Письма (1841–1848) - [10]
Перевод гётевской пьесы Кронеберга был бы прекрасен, если б не был испорчен словом любя́щим, вместо лю́бящим. Как ты не заметил ему этого?{70}
Вчера видел всю ночь Станкевича – будто он не умер, а только с ума сошел. Странное дело: вот уже во второй раз вижу этот нелепый сон.
Поклонись за меня Красову в ноги – я изгадил его пьесу «Соседи». Читаю и натыкаюсь на стих: «Ус крутой следя безбожно».{71} – «Что за галиматья, Краевский?» – «Да у вас так». Смотрю – точно. Я часто и в чтении перевираю стихи, например, вместо: «И что прощать святое право страданьем куплено тобой» я часто читаю: «И что страдать святое право прощаньем куплено тобой».{72} В письме же я беспрестанно делаю такие описки. Прости и помилуй, любезнейший Василий Иванович! Чувствую, что виноват, как свинья. В следующей книжке будет сделана поправка в опечатках. Кстати: скажи ему: писать и лень и некогда. В Питер ехать не советую – пропадет. На Од<оевского> надежда плохая, а на Жук<овского> и говорить нечего. В Москве его знают, а в Питере он не найдет и уроков.{73}
А каковы новые стихи Лермонтова?{74} Ведь решительно идет в гору и высоко взойдет, если пуля дикого черкеса не остановит его пути.
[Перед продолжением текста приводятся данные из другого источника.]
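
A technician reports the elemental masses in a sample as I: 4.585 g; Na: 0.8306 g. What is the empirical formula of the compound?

INa

n(I) = 4.585/126.90 = 0.03613, n(Na) = 0.8306/22.99 = 0.03613
Ratios (÷ 0.03613): I 1.000, Na 1.000
≈ 1:1 → INa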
Милому Кудрявцеву сто поклонов и сто проклятий: грех и стыдно ему забывать приятеля, который каждый день вспоминает о нем с любовию и умилением. Кетчеру жму крепко руку. Сто раз сбирался поклониться Клыкову – и всё забывал, увлекаясь огромным и разнообразным содержанием моих нелепых писем, – за то 50 раз ему поклонись и 50 раз присядь.{75} Что Лангер и его мальчики?{76}
Не подумай, однако ж, чтоб я твой перевод находил дурным – говорю это не из приличия и деликатности, а из опасения, что ты не так поймешь меня. Твой перевод отзывается тяжеловатостию, потому что ему придан чуждый и не свойственный ему колорит, что тем досаднее, что я знаю, как бы ты мог перевести, и что ты один только и мог перевести как следует. Что твоя статья о Прометее? – она ужасно интересует меня.{77} Не скажу, чтобы не хотелось прочесть Рётшера о Лире, но одна мысль о моральном духе, который у этого немца является как-то вместо нравственного, – охлаждает излишний жар хотения. А что я не совсем неправ – доказательство Бауман, поддевший его на критике о «Wahlverwandschaften»[5] – именно на браке, т. е. на мнимой святости и действительности неразумного и случайного брака.{78} Когда люди будут человечны и христианны, когда общество дойдет до идеального развития – браков не будет. Долой с нас страшные узы! Жизни, свободы!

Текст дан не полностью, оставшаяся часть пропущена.